LONDON (Reuters) - Sterling recovered from recent multi-month lows against the dollar and euro on Thursday, but was still expected to succumb to further losses on growing concerns about the UK economy.
Sterling was up 0.3 percent on the day against the dollar at $1.5852, having hit a one-week high of $1.5860, as investors took profit after its recent falls.
However, it faced stiff chart resistance at its 200-week moving average of $1.5856. A failure to sustain gains above this level could cause it to re-test the five-month low of $1.5674 hit on Monday.
Focus will centre on UK manufacturing PMI data for January on Friday and a weak number could weigh on sterling if it suggests the economy may have started the year badly.
The pound has already lost nearly 3 percent against the dollar this year, having been knocked after data last week showed the economy shrank in the last three months of 2012.
“We worry about structurally weak growth of the UK and we see sterling falling further,” said Paul Robson, currency strategist at RBS, who forecasts sterling to weaken to $1.53 by mid-2013.
Worries the UK could tip back into recession this year have fuelled speculation the Bank of England may opt for looser monetary policy in coming months, while ebbing euro zone tensions have undermined sterling’s status as a safe-haven alternative to the single currency.
Strategists said while the pace of the pound’s losses may slow, further falls were likely.
“Medium term, we think sterling will weaken against the dollar although it has moved very aggressively in the past few weeks,” said Raghav Subbarao, FX strategist at Barclays.
“The UK economy is in a far worse shape than the U.S. economy.”
The Bank policymaker Martin Weale said in an interview on Wednesday that he remained open to the possibility of more easing under the right conditions.
Analysts said a manufacturing PMI number on Friday below the 50 level that divides expansion in the sector from contraction could reinforce concerns about the economy and prompt fresh sterling selling.

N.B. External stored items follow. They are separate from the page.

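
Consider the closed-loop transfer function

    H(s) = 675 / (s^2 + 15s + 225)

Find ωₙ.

ωₙ = 15 rad/s

Compare the denominator to the standard form s^2 + 2ζωₙs + ωₙ².
ωₙ² = 225, so ωₙ = 15 rad/s.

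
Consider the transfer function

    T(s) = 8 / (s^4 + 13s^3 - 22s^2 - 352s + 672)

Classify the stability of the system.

The denominator s^4 + 13s^3 - 22s^2 - 352s + 672 factors as (s - 2)(s - 4)(s + 7)(s + 12), giving poles at s = 2, 4, -7, -12.
Since the pole(s) at s = 2, 4 lie in the right half-plane, the system is unstable.

unstable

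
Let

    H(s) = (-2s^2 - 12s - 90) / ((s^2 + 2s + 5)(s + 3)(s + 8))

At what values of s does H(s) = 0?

Set the numerator to zero: -2s^2 - 12s - 90 = 0, i.e. -2·(s^2 + 6s + 45) = 0.
Factoring: (s^2 + 6s + 45) = 0.

s = -3 + 6j, -3 - 6j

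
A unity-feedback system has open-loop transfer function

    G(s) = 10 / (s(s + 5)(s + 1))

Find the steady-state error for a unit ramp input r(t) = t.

G(s) has one pole at the origin.
This is a Type 1 system. Kv = lim_{s→0} s·G(s) = 10/5 = 2.
e_ss = 1/Kv = 1/(2) = 1/2 ≈ 0.5000.

e_ss = 0.5000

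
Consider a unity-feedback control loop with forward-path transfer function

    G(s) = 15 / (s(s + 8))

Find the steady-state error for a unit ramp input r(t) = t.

e_ss = 0.5333

G(s) has one pole at the origin.
This is a Type 1 system. Kv = lim_{s→0} s·G(s) = 15/8.
e_ss = 1/Kv = 1/(15/8) = 8/15 ≈ 0.5333.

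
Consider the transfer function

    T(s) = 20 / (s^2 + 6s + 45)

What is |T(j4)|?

|T(j4)| ≈ 0.5313

Substitute s = j4: numerator = 20, denominator = 29 + j24.
|T(j4)| = |20| / |29 + j24| = 20 / 37.643 ≈ 0.5313.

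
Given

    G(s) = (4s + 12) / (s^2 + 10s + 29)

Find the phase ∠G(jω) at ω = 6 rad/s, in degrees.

∠G(j6) ≈ -33.22°

At s = j6: numerator = 12 + j24, denominator = -7 + j60.
∠G = ∠num − ∠den = 63.435° − (96.654°) = -33.22°.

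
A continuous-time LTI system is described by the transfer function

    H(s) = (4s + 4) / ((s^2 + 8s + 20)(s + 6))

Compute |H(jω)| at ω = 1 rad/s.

Substitute s = j1: numerator = 4 + j4, denominator = 106 + j67.
|H(j1)| = |4 + j4| / |106 + j67| = 5.6569 / 125.40 ≈ 0.04511.

|H(j1)| ≈ 0.04511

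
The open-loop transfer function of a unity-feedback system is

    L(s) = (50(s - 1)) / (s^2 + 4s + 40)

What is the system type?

Type 0

The denominator has no factor of s at the origin — no free integrator — so this is a Type 0 system.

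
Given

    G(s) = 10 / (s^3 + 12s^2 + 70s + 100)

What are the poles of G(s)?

The poles are the roots of the denominator s^3 + 12s^2 + 70s + 100 = 0.
Trying s = -2: the polynomial evaluates to 0, so (s + 2) is a factor.
Dividing out leaves s^2 + 10s + 50 = 0.
The quadratic formula then gives s = -5 ± 5j.

s = -2, -5 ± 5j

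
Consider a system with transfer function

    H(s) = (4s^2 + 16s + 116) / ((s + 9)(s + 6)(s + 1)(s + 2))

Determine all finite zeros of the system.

s = -2 ± 5j

Set the numerator to zero: 4s^2 + 16s + 116 = 0, i.e. 4·(s^2 + 4s + 29) = 0.
Factoring: (s^2 + 4s + 29) = 0.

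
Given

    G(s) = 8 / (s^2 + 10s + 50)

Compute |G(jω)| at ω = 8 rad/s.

|G(j8)| ≈ 0.09850

Substitute s = j8: numerator = 8, denominator = -14 + j80.
|G(j8)| = |8| / |-14 + j80| = 8 / 81.216 ≈ 0.09850.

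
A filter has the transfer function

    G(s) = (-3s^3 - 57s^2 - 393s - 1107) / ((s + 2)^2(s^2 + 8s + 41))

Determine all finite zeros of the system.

Set the numerator to zero: -3s^3 - 57s^2 - 393s - 1107 = 0, i.e. -3·(s^3 + 19s^2 + 131s + 369) = 0.
Factoring: (s^2 + 10s + 41)(s + 9) = 0.

s = -5 + 4j, -5 - 4j, -9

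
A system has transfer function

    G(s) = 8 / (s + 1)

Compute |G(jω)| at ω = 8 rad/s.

|G(j8)| ≈ 0.9923

Substitute s = j8: numerator = 8, denominator = 1 + j8.
|G(j8)| = |8| / |1 + j8| = 8 / 8.0623 ≈ 0.9923.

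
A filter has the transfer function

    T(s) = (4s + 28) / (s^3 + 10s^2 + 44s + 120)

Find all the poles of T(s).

s = -2 ± 4j, -6

The poles are the roots of the denominator s^3 + 10s^2 + 44s + 120 = 0.
Trying s = -6: the polynomial evaluates to 0, so (s + 6) is a factor.
Dividing out leaves s^2 + 4s + 20 = 0.
The quadratic formula then gives s = -2 ± 4j.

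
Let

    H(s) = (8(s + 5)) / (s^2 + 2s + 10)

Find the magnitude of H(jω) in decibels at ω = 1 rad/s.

|H(j1)|_dB ≈ 12.9 dB

Substitute s = j1: numerator = 40 + j8, denominator = 9 + j2.
|H(j1)| = |40 + j8| / |9 + j2| = 40.792 / 9.2195 ≈ 4.425.
In decibels: 20·log₁₀(4.425) ≈ 12.9 dB.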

Data showing UK house prices rose more than expected in January helped to spur some sterling buying in early London trade, but analysts said gains were muted by the broader worries about the UK economy.
The euro was down 0.2 percent on the day against sterling at 85.71 pence. However, it was still not far from Wednesday’s peak of 86.065, its highest since December 2011.
The single currency has gained broadly in recent weeks on increasing optimism that the worst of the sovereign debt crisis is over, prompting investors who bought the pound last year as a safe haven from the euro zone to reverse those flows.
However, some traders and analysts warned the euro had possibly risen too high, too fast and could slowly start paring some of those gains versus sterling.
“Euro/sterling is close to exhausting its New Year rally and an initial pull-back to 83 pence (over the next couple of weeks) seems likely, so short euro/sterling here offers decent risk reward,” RBS’s Robson said.
“We wonder whether the market has priced in too much good news around the euro area and whether financial conditions improving will lead to an improvement in the real economy.”